Generic drug business drives profitability
Teva Pharmaceutical Industries (TEVA) is now focused on improving its profitability rather than increasing its market share. Both margins and absolute profits for the segment have shown improvement in the last eight quarters. In 2015, the company is targeting a 27% operating profit, which would be an improvement of 300 to 400 basis points.
There are a few growth drivers in the generic drugs business:
- production efficiency
- new product launches
- high-growth-market focus
Teva aims to reduce net costs by $500 million in 2015. To this end, it’s closing and selling non-profitable plants. For example, in March 2015 it sold its Sellersville plant. The company plans to reduce the cost per tablet unit from $15 to $10 in the next two to three years. It’s shifting manufacturing operations to low-cost areas to improve product profitability.

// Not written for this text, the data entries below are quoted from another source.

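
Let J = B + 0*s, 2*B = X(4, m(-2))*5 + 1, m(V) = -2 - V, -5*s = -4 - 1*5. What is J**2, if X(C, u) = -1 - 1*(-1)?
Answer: 1/4 ≈ 0.25000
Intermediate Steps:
s = 9/5 (s = -(-4 - 1*5)/5 = -(-4 - 5)/5 = -1/5*(-9) = 9/5 ≈ 1.8000)
X(C, u) = 0 (X(C, u) = -1 + 1 = 0)
B = 1/2 (B = (0*5 + 1)/2 = (0 + 1)/2 = (1/2)*1 = 1/2 ≈ 0.50000)
J = 1/2 (J = 1/2 + 0*(9/5) = 1/2 + 0 = 1/2 ≈ 0.50000)
J**2 = (1/2)**2 = 1/4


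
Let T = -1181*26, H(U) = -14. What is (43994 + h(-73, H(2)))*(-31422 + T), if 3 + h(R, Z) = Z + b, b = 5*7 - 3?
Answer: -2734191152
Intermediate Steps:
T = -30706
b = 32 (b = 35 - 3 = 32)
h(R, Z) = 29 + Z (h(R, Z) = -3 + (Z + 32) = -3 + (32 + Z) = 29 + Z)
(43994 + h(-73, H(2)))*(-31422 + T) = (43994 + (29 - 14))*(-31422 - 30706) = (43994 + 15)*(-62128) = 44009*(-62128) = -2734191152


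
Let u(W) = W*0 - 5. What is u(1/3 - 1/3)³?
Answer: -125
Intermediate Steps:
u(W) = -5 (u(W) = 0 - 5 = -5)
u(1/3 - 1/3)³ = (-5)³ = -125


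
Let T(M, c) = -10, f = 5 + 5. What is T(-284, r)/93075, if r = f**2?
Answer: -2/18615 ≈ -0.00010744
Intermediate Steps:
f = 10
r = 100 (r = 10**2 = 100)
T(-284, r)/93075 = -10/93075 = -10*1/93075 = -2/18615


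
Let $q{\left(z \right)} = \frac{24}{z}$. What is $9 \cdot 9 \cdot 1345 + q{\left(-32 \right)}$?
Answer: $\frac{435777}{4} \approx 1.0894 \cdot 10^{5}$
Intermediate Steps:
$9 \cdot 9 \cdot 1345 + q{\left(-32 \right)} = 9 \cdot 9 \cdot 1345 + \frac{24}{-32} = 81 \cdot 1345 + 24 \left(- \frac{1}{32}\right) = 108945 - \frac{3}{4} = \frac{435777}{4}$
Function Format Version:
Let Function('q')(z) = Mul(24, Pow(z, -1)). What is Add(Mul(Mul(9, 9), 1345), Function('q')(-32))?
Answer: Rational(435777, 4) ≈ 1.0894e+5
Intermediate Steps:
Add(Mul(Mul(9, 9), 1345), Function('q')(-32)) = Add(Mul(Mul(9, 9), 1345), Mul(24, Pow(-32, -1))) = Add(Mul(81, 1345), Mul(24, Rational(-1, 32))) = Add(108945, Rational(-3, 4)) = Rational(435777, 4)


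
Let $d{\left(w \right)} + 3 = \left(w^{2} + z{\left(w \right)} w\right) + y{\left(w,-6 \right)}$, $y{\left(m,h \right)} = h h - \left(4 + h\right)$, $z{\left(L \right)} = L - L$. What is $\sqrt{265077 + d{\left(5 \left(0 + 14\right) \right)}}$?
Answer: $2 \sqrt{67503} \approx 519.63$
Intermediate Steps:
$z{\left(L \right)} = 0$
$y{\left(m,h \right)} = -4 + h^{2} - h$ ($y{\left(m,h \right)} = h^{2} - \left(4 + h\right) = -4 + h^{2} - h$)
$d{\left(w \right)} = 35 + w^{2}$ ($d{\left(w \right)} = -3 + \left(\left(w^{2} + 0 w\right) - \left(-2 - 36\right)\right) = -3 + \left(\left(w^{2} + 0\right) + \left(-4 + 36 + 6\right)\right) = -3 + \left(w^{2} + 38\right) = -3 + \left(38 + w^{2}\right) = 35 + w^{2}$)
$\sqrt{265077 + d{\left(5 \left(0 + 14\right) \right)}} = \sqrt{265077 + \left(35 + \left(5 \left(0 + 14\right)\right)^{2}\right)} = \sqrt{265077 + \left(35 + \left(5 \cdot 14\right)^{2}\right)} = \sqrt{265077 + \left(35 + 70^{2}\right)} = \sqrt{265077 + \left(35 + 4900\right)} = \sqrt{265077 + 4935} = \sqrt{270012} = 2 \sqrt{67503}$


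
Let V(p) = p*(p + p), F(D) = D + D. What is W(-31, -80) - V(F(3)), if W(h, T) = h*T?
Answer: 2408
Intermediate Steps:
F(D) = 2*D
V(p) = 2*p**2 (V(p) = p*(2*p) = 2*p**2)
W(h, T) = T*h
W(-31, -80) - V(F(3)) = -80*(-31) - 2*(2*3)**2 = 2480 - 2*6**2 = 2480 - 2*36 = 2480 - 1*72 = 2480 - 72 = 2408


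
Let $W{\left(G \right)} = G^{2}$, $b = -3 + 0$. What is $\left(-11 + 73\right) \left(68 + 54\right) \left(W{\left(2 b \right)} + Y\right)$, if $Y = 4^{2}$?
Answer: $393328$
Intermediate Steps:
$Y = 16$
$b = -3$
$\left(-11 + 73\right) \left(68 + 54\right) \left(W{\left(2 b \right)} + Y\right) = \left(-11 + 73\right) \left(68 + 54\right) \left(\left(2 \left(-3\right)\right)^{2} + 16\right) = 62 \cdot 122 \left(\left(-6\right)^{2} + 16\right) = 7564 \left(36 + 16\right) = 7564 \cdot 52 = 393328$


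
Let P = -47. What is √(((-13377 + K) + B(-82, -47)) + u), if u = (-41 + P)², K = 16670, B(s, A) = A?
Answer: √10990 ≈ 104.83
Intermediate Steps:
u = 7744 (u = (-41 - 47)² = (-88)² = 7744)
√(((-13377 + K) + B(-82, -47)) + u) = √(((-13377 + 16670) - 47) + 7744) = √((3293 - 47) + 7744) = √(3246 + 7744) = √10990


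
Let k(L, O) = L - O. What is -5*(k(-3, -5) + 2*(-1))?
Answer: 0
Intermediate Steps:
-5*(k(-3, -5) + 2*(-1)) = -5*((-3 - 1*(-5)) + 2*(-1)) = -5*((-3 + 5) - 2) = -5*(2 - 2) = -5*0 = 0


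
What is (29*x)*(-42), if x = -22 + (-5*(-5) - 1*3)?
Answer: 0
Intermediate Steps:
x = 0 (x = -22 + (25 - 3) = -22 + 22 = 0)
(29*x)*(-42) = (29*0)*(-42) = 0*(-42) = 0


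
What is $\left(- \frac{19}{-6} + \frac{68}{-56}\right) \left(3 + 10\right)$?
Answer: $\frac{533}{21} \approx 25.381$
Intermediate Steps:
$\left(- \frac{19}{-6} + \frac{68}{-56}\right) \left(3 + 10\right) = \left(\left(-19\right) \left(- \frac{1}{6}\right) + 68 \left(- \frac{1}{56}\right)\right) 13 = \left(\frac{19}{6} - \frac{17}{14}\right) 13 = \frac{41}{21} \cdot 13 = \frac{533}{21}$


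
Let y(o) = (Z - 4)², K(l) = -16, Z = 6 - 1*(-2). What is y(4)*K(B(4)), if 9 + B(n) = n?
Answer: -256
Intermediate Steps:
Z = 8 (Z = 6 + 2 = 8)
B(n) = -9 + n
y(o) = 16 (y(o) = (8 - 4)² = 4² = 16)
y(4)*K(B(4)) = 16*(-16) = -256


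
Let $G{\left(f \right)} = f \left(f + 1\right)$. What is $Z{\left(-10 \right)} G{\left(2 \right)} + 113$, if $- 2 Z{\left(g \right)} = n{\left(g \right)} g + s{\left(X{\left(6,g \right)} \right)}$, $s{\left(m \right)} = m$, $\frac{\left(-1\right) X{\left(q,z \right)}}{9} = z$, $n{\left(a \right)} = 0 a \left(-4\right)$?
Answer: $-157$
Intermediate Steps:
$n{\left(a \right)} = 0$ ($n{\left(a \right)} = 0 \left(-4\right) = 0$)
$X{\left(q,z \right)} = - 9 z$
$G{\left(f \right)} = f \left(1 + f\right)$
$Z{\left(g \right)} = \frac{9 g}{2}$ ($Z{\left(g \right)} = - \frac{0 g - 9 g}{2} = - \frac{0 - 9 g}{2} = - \frac{\left(-9\right) g}{2} = \frac{9 g}{2}$)
$Z{\left(-10 \right)} G{\left(2 \right)} + 113 = \frac{9}{2} \left(-10\right) 2 \left(1 + 2\right) + 113 = - 45 \cdot 2 \cdot 3 + 113 = \left(-45\right) 6 + 113 = -270 + 113 = -157$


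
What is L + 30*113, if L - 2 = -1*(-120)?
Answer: 3512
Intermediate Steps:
L = 122 (L = 2 - 1*(-120) = 2 + 120 = 122)
L + 30*113 = 122 + 30*113 = 122 + 3390 = 3512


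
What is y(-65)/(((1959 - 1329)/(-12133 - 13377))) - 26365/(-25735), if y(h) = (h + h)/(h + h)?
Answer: -12797798/324261 ≈ -39.468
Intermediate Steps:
y(h) = 1 (y(h) = (2*h)/((2*h)) = (2*h)*(1/(2*h)) = 1)
y(-65)/(((1959 - 1329)/(-12133 - 13377))) - 26365/(-25735) = 1/((1959 - 1329)/(-12133 - 13377)) - 26365/(-25735) = 1/(630/(-25510)) - 26365*(-1/25735) = 1/(630*(-1/25510)) + 5273/5147 = 1/(-63/2551) + 5273/5147 = 1*(-2551/63) + 5273/5147 = -2551/63 + 5273/5147 = -12797798/324261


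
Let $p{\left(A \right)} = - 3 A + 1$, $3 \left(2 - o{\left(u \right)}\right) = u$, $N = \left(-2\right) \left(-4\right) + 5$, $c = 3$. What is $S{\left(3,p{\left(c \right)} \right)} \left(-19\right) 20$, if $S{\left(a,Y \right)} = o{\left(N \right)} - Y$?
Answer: $- \frac{6460}{3} \approx -2153.3$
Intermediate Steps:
$N = 13$ ($N = 8 + 5 = 13$)
$o{\left(u \right)} = 2 - \frac{u}{3}$
$p{\left(A \right)} = 1 - 3 A$
$S{\left(a,Y \right)} = - \frac{7}{3} - Y$ ($S{\left(a,Y \right)} = \left(2 - \frac{13}{3}\right) - Y = - \frac{7}{3} - Y$)
$S{\left(3,p{\left(c \right)} \right)} \left(-19\right) 20 = \left(- \frac{7}{3} - \left(1 - 9\right)\right) \left(-19\right) 20 = \left(- \frac{7}{3} - -8\right) \left(-19\right) 20 = \left(- \frac{7}{3} + 8\right) \left(-19\right) 20 = \frac{17}{3} \left(-19\right) 20 = \left(- \frac{323}{3}\right) 20 = - \frac{6460}{3}$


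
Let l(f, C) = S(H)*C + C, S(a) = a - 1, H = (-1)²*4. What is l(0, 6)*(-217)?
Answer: -5208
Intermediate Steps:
H = 4 (H = 1*4 = 4)
S(a) = -1 + a
l(f, C) = 4*C (l(f, C) = (-1 + 4)*C + C = 3*C + C = 4*C)
l(0, 6)*(-217) = (4*6)*(-217) = 24*(-217) = -5208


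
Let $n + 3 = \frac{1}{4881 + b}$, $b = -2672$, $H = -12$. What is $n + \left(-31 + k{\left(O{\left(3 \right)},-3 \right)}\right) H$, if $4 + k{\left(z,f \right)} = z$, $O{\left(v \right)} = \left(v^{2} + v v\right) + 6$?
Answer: $\frac{284962}{2209} \approx 129.0$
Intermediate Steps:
$O{\left(v \right)} = 6 + 2 v^{2}$ ($O{\left(v \right)} = \left(v^{2} + v^{2}\right) + 6 = 2 v^{2} + 6 = 6 + 2 v^{2}$)
$k{\left(z,f \right)} = -4 + z$
$n = - \frac{6626}{2209}$ ($n = -3 + \frac{1}{4881 - 2672} = -3 + \frac{1}{2209} = - \frac{6626}{2209} \approx -2.9995$)
$n + \left(-31 + k{\left(O{\left(3 \right)},-3 \right)}\right) H = - \frac{6626}{2209} + \left(-31 + \left(-4 + \left(6 + 2 \cdot 3^{2}\right)\right)\right) \left(-12\right) = - \frac{6626}{2209} + \left(-31 + \left(-4 + \left(6 + 2 \cdot 9\right)\right)\right) \left(-12\right) = - \frac{6626}{2209} + \left(-31 + \left(-4 + \left(6 + 18\right)\right)\right) \left(-12\right) = - \frac{6626}{2209} + \left(-31 + \left(-4 + 24\right)\right) \left(-12\right) = - \frac{6626}{2209} + \left(-31 + 20\right) \left(-12\right) = - \frac{6626}{2209} - -132 = - \frac{6626}{2209} + 132 = \frac{284962}{2209}$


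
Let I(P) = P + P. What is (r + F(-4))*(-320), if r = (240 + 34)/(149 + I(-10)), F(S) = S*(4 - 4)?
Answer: -87680/129 ≈ -679.69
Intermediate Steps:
I(P) = 2*P
F(S) = 0 (F(S) = S*0 = 0)
r = 274/129 (r = (240 + 34)/(149 + 2*(-10)) = 274/(149 - 20) = 274/129 ≈ 2.1240)
(r + F(-4))*(-320) = (274/129 + 0)*(-320) = (274/129)*(-320) = -87680/129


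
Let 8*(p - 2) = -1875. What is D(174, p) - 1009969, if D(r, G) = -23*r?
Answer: -1013971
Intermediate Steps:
p = -1859/8 (p = 2 + (⅛)*(-1875) = 2 - 1875/8 = -1859/8 ≈ -232.38)
D(174, p) - 1009969 = -23*174 - 1009969 = -4002 - 1009969 = -1013971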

Teva has ~130 ANDAs (abbreviated new drug applications) pending approval. In comparison, Actavis (ACT) and Mylan (MYL) each have ~200 ANDAs pending approval. This is a bit surprising. At the same time, Teva’s product pipeline quality sets it apart from its competitors. It’s working on developing complex generics. Teva launched the generic version of Nexium in 1Q 2015. Nexium reported sales of ~$5.9 billion in 2013 but lost its exclusivity in 2014.
Teva is focused on high-growth markets. By divesting certain operations, it’s optimizing the size of its generics business. For example, the company is reducing its size in unprofitable markets such as Norway. This is a purely tender-based market in which the lowest bid gets the rights to produce and distribute a generic drug. In emerging markets, the company has decided to exit 30 markets where they have agent-based representation.
As an alternative to investing directly in Teva, you might consider pharmaceutical funds such as the iShares U.S. Healthcare ETF (IYH). This fund invests ~5.38% of its holdings in Actavis (ACT), Hospira (HSP), Mallinckrodt (MNK), Impax (IPXL), and Perrigo (PRGO).